Imperial Globalists versus National Globalists

Imperial globalists are defined as actors who want a global governance model in which power is concentrated in supranational systems, empires, great-power blocs, financial networks, technology platforms, and international institutions. Their thinking is based on the idea that nations should be integrated into larger economic and political systems, often as suppliers of raw materials, labor, or markets for stronger powers. In practice, this can weaken national sovereignty and make countries dependent on global value chains they do not control themselves.

National globalists are defined as actors who want a global cooperation model in which sovereign nation-states trade, negotiate, and cooperate internationally without giving up control over their own development. National globalists are not isolationists. They want nations to participate in the world, while also building their own industry, refining their own raw materials, developing their own technology, and retaining democratic control over laws, borders, the economy, culture, and security.

The imperial globalists are linked to Aristotle’s more biological and socially ordered view of humanity, where the human being is understood as a political animal that finds its place within a larger hierarchical community. In modern form, this can become a systems-oriented way of thinking in which people and nations are reduced to functions within a larger order: some produce raw materials, while others control capital, technology, and rules. When this logic is globalized, the world is organized as a hierarchy between center and periphery.

In economic history, the imperial globalists are linked to Adam Smith’s free-trade thinking. Smith is associated with the spontaneous order of the market and the idea that trade across borders creates prosperity. But in an imperial context, “free trade” can become a tool for strong powers. Countries that already control capital, fleets, finance, industry, and technology can use open trade to keep weaker economies locked into the role of raw-material exporters. In that case, free trade is not equal cooperation, but imperial globalism disguised as the market.

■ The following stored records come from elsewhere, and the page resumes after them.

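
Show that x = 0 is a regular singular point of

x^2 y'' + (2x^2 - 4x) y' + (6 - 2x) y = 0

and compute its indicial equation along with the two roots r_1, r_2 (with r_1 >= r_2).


Divide by x^2 to reach normal form y'' + P_1(x) y' + P_2(x) y = 0 with P_1(x) = 2 - 4/x and P_2(x) = -2/x + 6/x^2.
x = 0 is a singular point because the y'-coefficient 2 - 4/x has a pole at x = 0 and the y-coefficient -2/x + 6/x^2 has a pole at x = 0.
It is a regular singular point because x P_1(x) = p(x) = 2x - 4 and x^2 P_2(x) = q(x) = 6 - 2x are polynomials, hence analytic at x = 0.
p(0) = -4,  q(0) = 6.
Indicial equation: r(r-1) + p(0) r + q(0) = 0, i.e. r^2 + (p(0) - 1) r + q(0) = 0, i.e. r^2 - 5 r + 6 = 0.
Discriminant: (-5)^2 - 4(6) = 1, so r = (5 ± 1)/2.
Solving: r_1 = 3, r_2 = 2.

indicial: r^2 - 5 r + 6 = 0; roots r_1 = 3, r_2 = 2


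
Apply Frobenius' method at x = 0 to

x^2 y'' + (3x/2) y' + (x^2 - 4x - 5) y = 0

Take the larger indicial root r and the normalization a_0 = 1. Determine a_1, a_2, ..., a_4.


Write in Frobenius form y'' + (p(x)/x) y' + (q(x)/x^2) y = 0:
  p(x) = 3/2,  q(x) = x^2 - 4x - 5.
Indicial equation: r(r-1) + (3/2) r + (-5) = 0 -> roots r_1 = 2, r_2 = -5/2.
Take r = r_1 = 2. Let y(x) = x^r sum_{n>=0} a_n x^n with a_0 = 1.
Substitute y = x^r sum a_n x^n and match x^{r+n}. The recurrence is
  D(n) a_n - 4 a_{n-1} + 1 a_{n-2} = 0,  where D(n) = (r+n)(r+n-1) + (3/2)(r+n) + (-5).
  a_n = [4 a_{n-1} - 1 a_{n-2}] / D(n).
Since the indicial polynomial factors as (r - r_1)(r - r_2), D(n) = (r_1 + n - r_1)(r_1 + n - r_2) = n(n + 9/2).
Evaluating step by step (a_0 = 1):
  n = 1: D(1) = 1(1 + 9/2) = 11/2; numerator = 4(1) = 4; a_1 = (4)/(11/2) = 8/11
  n = 2: D(2) = 2(2 + 9/2) = 13; numerator = 4(8/11) - 1(1) = 21/11; a_2 = (21/11)/(13) = 21/143
  n = 3: D(3) = 3(3 + 9/2) = 45/2; numerator = 4(21/143) - 1(8/11) = -20/143; a_3 = (-20/143)/(45/2) = -8/1287
  n = 4: D(4) = 4(4 + 9/2) = 34; numerator = 4(-8/1287) - 1(21/143) = -17/99; a_4 = (-17/99)/(34) = -1/198

r = 2; a_0 = 1; a_1 = 8/11; a_2 = 21/143; a_3 = -8/1287; a_4 = -1/198


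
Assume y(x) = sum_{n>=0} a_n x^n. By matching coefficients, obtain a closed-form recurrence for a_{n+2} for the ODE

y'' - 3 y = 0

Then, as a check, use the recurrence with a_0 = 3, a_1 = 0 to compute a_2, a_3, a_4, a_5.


Substitute y = sum_n a_n x^n into y'' + (const) y = 0.
y''(x) = sum_{n>=0} (n+2)(n+1) a_{n+2} x^n.
The ODE becomes sum_n [(n+2)(n+1) a_{n+2} - 3 a_n] x^n = 0.
Setting each coefficient to zero gives the recurrence:
  (n+2)(n+1) a_{n+2} - 3 a_n = 0,
  a_{n+2} = 3 / ((n+1)(n+2)) a_n.

Check with a_0 = 3, a_1 = 0 (apply the recurrence for n = 0, 1, 2, 3): a_0 = 3, a_1 = 0, a_2 = 9/2, a_3 = 0, a_4 = 9/8, a_5 = 0.

a_{n+2} = 3/((n+1)(n+2)) * a_n; check: a_0 = 3, a_1 = 0, a_2 = 9/2, a_3 = 0, a_4 = 9/8, a_5 = 0


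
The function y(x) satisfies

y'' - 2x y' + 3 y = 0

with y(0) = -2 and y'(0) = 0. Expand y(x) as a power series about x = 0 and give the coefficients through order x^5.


Ansatz: y(x) = sum_{n>=0} a_n x^n, so y'(x) = sum_{n>=1} n a_n x^(n-1) and y''(x) = sum_{n>=2} n(n-1) a_n x^(n-2).
Substitute into P(x) y'' + Q(x) y' + R(x) y = 0 with P(x) = 1, Q(x) = -2x, R(x) = 3, and match powers of x.
Initial conditions: a_0 = -2, a_1 = 0.
Setting the coefficient of each power of x to zero and solving order by order (substituting the coefficients already found):
  x^0: 2 a_2 + 3 a_0 = 0  ->  2 a_2 = -3 a_0 = 6  ->  a_2 = 3
  x^1: 6 a_3 + a_1 = 0  ->  6 a_3 = -a_1 = 0  ->  a_3 = 0
  x^2: 12 a_4 - a_2 = 0  ->  12 a_4 = a_2 = 3  ->  a_4 = 1/4
  x^3: 20 a_5 - 3 a_3 = 0  ->  20 a_5 = 3 a_3 = 0  ->  a_5 = 0
Truncated series: y(x) = -2 + 3 x^2 + (1/4) x^4 + O(x^6).

a_0 = -2; a_1 = 0; a_2 = 3; a_3 = 0; a_4 = 1/4; a_5 = 0


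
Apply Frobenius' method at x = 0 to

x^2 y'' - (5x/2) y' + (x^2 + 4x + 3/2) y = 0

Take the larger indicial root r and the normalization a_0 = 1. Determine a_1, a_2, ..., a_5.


Write in Frobenius form y'' + (p(x)/x) y' + (q(x)/x^2) y = 0:
  p(x) = -5/2,  q(x) = x^2 + 4x + 3/2.
Indicial equation: r(r-1) + (-5/2) r + (3/2) = 0 -> roots r_1 = 3, r_2 = 1/2.
Take r = r_1 = 3. Let y(x) = x^r sum_{n>=0} a_n x^n with a_0 = 1.
Substitute y = x^r sum a_n x^n and match x^{r+n}. The recurrence is
  D(n) a_n + 4 a_{n-1} + 1 a_{n-2} = 0,  where D(n) = (r+n)(r+n-1) + (-5/2)(r+n) + (3/2).
  a_n = [-4 a_{n-1} - 1 a_{n-2}] / D(n).
Since the indicial polynomial factors as (r - r_1)(r - r_2), D(n) = (r_1 + n - r_1)(r_1 + n - r_2) = n(n + 5/2).
Evaluating step by step (a_0 = 1):
  n = 1: D(1) = 1(1 + 5/2) = 7/2; numerator = -4(1) = -4; a_1 = (-4)/(7/2) = -8/7
  n = 2: D(2) = 2(2 + 5/2) = 9; numerator = -4(-8/7) - 1(1) = 25/7; a_2 = (25/7)/(9) = 25/63
  n = 3: D(3) = 3(3 + 5/2) = 33/2; numerator = -4(25/63) - 1(-8/7) = -4/9; a_3 = (-4/9)/(33/2) = -8/297
  n = 4: D(4) = 4(4 + 5/2) = 26; numerator = -4(-8/297) - 1(25/63) = -601/2079; a_4 = (-601/2079)/(26) = -601/54054
  n = 5: D(5) = 5(5 + 5/2) = 75/2; numerator = -4(-601/54054) - 1(-8/297) = 1930/27027; a_5 = (1930/27027)/(75/2) = 772/405405

r = 3; a_0 = 1; a_1 = -8/7; a_2 = 25/63; a_3 = -8/297; a_4 = -601/54054; a_5 = 772/405405


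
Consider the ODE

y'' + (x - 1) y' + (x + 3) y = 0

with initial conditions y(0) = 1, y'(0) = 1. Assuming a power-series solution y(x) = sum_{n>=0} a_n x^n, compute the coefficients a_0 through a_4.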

The national globalists, by contrast, are linked to Plato and the idea of the creative and unique human being. In Plato, there is the idea that the human being has a soul, creative power, and the ability to rise above the purely material. Applied to the nation, this means that a people should not merely adapt to a place within a global system, but develop its own potential. The nation should not merely sell raw materials cheaply and buy finished goods expensively. It should refine its own resources and build knowledge, industry, technology, and culture.

This becomes especially clear in Alexander Hamilton. He believed that a young and sovereign state had to protect and develop its own industry, finance, infrastructure, and strategic capacity before it could compete freely with stronger powers. For Hamilton, the state was not an obstacle to economic development, but a necessary instrument of national strength. This is the core of national globalist thinking: countries should trade with the world, but not give up control over their own development.

The difference between imperial globalists and national globalists is therefore not whether one is for or against global contact. The difference is what role the nation should have in the world. Imperial globalists place nations into a global division of labor in which weaker countries often export raw materials, while stronger countries control refining, finance, and technology. National globalists want nations to rise through the refinement of their own raw materials, national industry, knowledge, and democratic governance.

In summary, imperial globalists want to integrate nations into a global system. National globalists, by contrast, want nations to participate in the world as free, creative, and sovereign communities.